Figure 2.. Monovalent ion efflux mechanisms.

A, Macropinosome volume changes in presence of 5 μM tetrandrine, measured in BMDM. Measurement of vacuole resolution was initiated once cells were washed after a 5-min stimulation with M-CSF in medium containing dextran; tetrandrine or vehicle were present throughout. Means ± SEM, n=3. See also Fig. S2 and Video S4. B-C, Macropinosome volume changes following stimulation with M-CSF in wt, Tpc1/Tpc2 single and double KO, and Trpml1 KO BMDM. In C, means, upper and lower quartiles (boxes), distribution (whiskers), and observations from fields each containing 3-5 cells (dots) measured 10 min after macropinosome formation; n=3. D, Staining of the peritoneal serosa. Outline of CD169 signal (left) overlaid on TPC1 signal (right). E, RNA-seq. Resident tissue macrophages were Cx3cr1⁻/Ccr2⁻. Migratory cells were Cx3cr1⁻/Ccr2⁺. F, BMDM expressing TPC1-tomato or 2xfyve-GFP to detect PtdIns(3)P. Dextran shown in cyan. G, BMDM stimulated with M-CSF in the presence and 70 kDa rhodamine-dextran and, where indicated, the PIKfyve inhibitors YM201636, apilimod, or WX8 (all used at 500 nM). Resolution was recorded as in A. 5 min after iso-osmotic recording, a hyperosmotic solution (final 500 mOsm) was added to verify the osmotic responsiveness of the vacuoles. H-I, Visualization and volume quantification of macropinosomes in RTM treated in situ with YM201636 (500 nM) or tetrandrine (5 μM); >15 cells, n=3. All p values determined by Mann-Whitney U tests.

Figure 3.. Osmotically-driven shrinkage induces tubulation.

A, BMDM were stimulated with M-CSF and the distribution of 70 kDa rhodamine-dextran and FM1-43 imaged at the indicated times after removal of the stimulus. B-C, Mean number of tubules (exceeding 1 μm in length) measured 5 min after stimulation with M-CSF; >100 macropinosomes (n=3) for each condition. D-E, Macropinosomes containing sulforhodamine B and N-methylglucamine chloride or formed in cells treated with YM201636 (500 nM) were recorded 10 min after formation, before and after being subjected to hypertonic solution. See also Video S5. >100 vacuoles, n=6. F, TEM was used to measure the diameter of tubules emerging from macropinosomes; 85 tubules quantified. G, Liposomes formed of whole brain lipid, rhodamine-labelled phosphatidylethanolamine, and PtdIns(4,5)P₂ in 20 mOsm solution. The mean aspect ratio for 3-5 fields of liposomes incubated with or without recombinant human BIN1 was quantified by imaging, n=3. H, HT1080 cells expressing GFP, 2xfyve-GFP, or 5xfyve-GFP were pulsed with SRB for 10 min. Mean number of tubules (exceeding 1 μm in length); >100 macropinosomes (n=3) for each condition. All p values determined by unpaired, two-sided t-tests. I, Model of mechanism proposed to underlie macropinosomal tubulation.

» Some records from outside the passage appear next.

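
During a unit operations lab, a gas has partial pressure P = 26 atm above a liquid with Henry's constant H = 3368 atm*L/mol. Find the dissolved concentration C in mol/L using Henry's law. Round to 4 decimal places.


C = P / H
C = 26 / 3368
C = 0.0077 mol/L


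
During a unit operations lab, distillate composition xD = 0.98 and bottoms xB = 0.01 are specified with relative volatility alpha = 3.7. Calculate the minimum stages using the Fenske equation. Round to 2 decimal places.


N_min = ln((xD*(1-xB))/(xB*(1-xD))) / ln(alpha)
Numerator inside ln: 0.9702 / 0.0002 = 4851.0
ln(4851.0) = 8.48694
ln(alpha) = ln(3.7) = 1.308333
N_min = 8.48694 / 1.308333 = 6.49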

Figure 4.. Vacuolar resolution maintains cellular responsiveness and tissue surveillance.

A, BMDM were stimulated for 30 min with M-CSF, with or without YM201636, fixed and immunostained for Mac-1. B-E, Resident tissue macrophages (LysM-tdTomato) with or without YM201636 or tetrandrine were stimulated with M-CSF for 10 min followed by removal of the stimulus for 30 min. Cells were then imaged for 30 min. C, surveillance area measured in the absence (left) or presence (right) of YM201636 (YM) over time, n=3. In D-E, 30 min after M-CSF removal, laser-induced microlesions were generated, marked by the resultant autofluorescence (orange in E). Mean squared displacement of the macrophages is graphed in D; means ± SD, n=3. Representative images in E taken at 15 min post-injury. F-G, Experiments performed as in E. Representative images denoting the presence of neutrophils are shown. In G, the % of lesions with neutrophil swarming was quantified for 6 microlesions per animal, n=3. H, HT1080 cells expressing TPC1-tomato were incubated with 70 kDa dextran for 10 min before imaging. I-J, wildtype and TPC1 KO HT1080 cell growth measured in the absence or presence of YM201636 or tetrandrine (TTD) by cell counting. Means ± SD, n=3. All p values determined by Mann-Whitney U tests.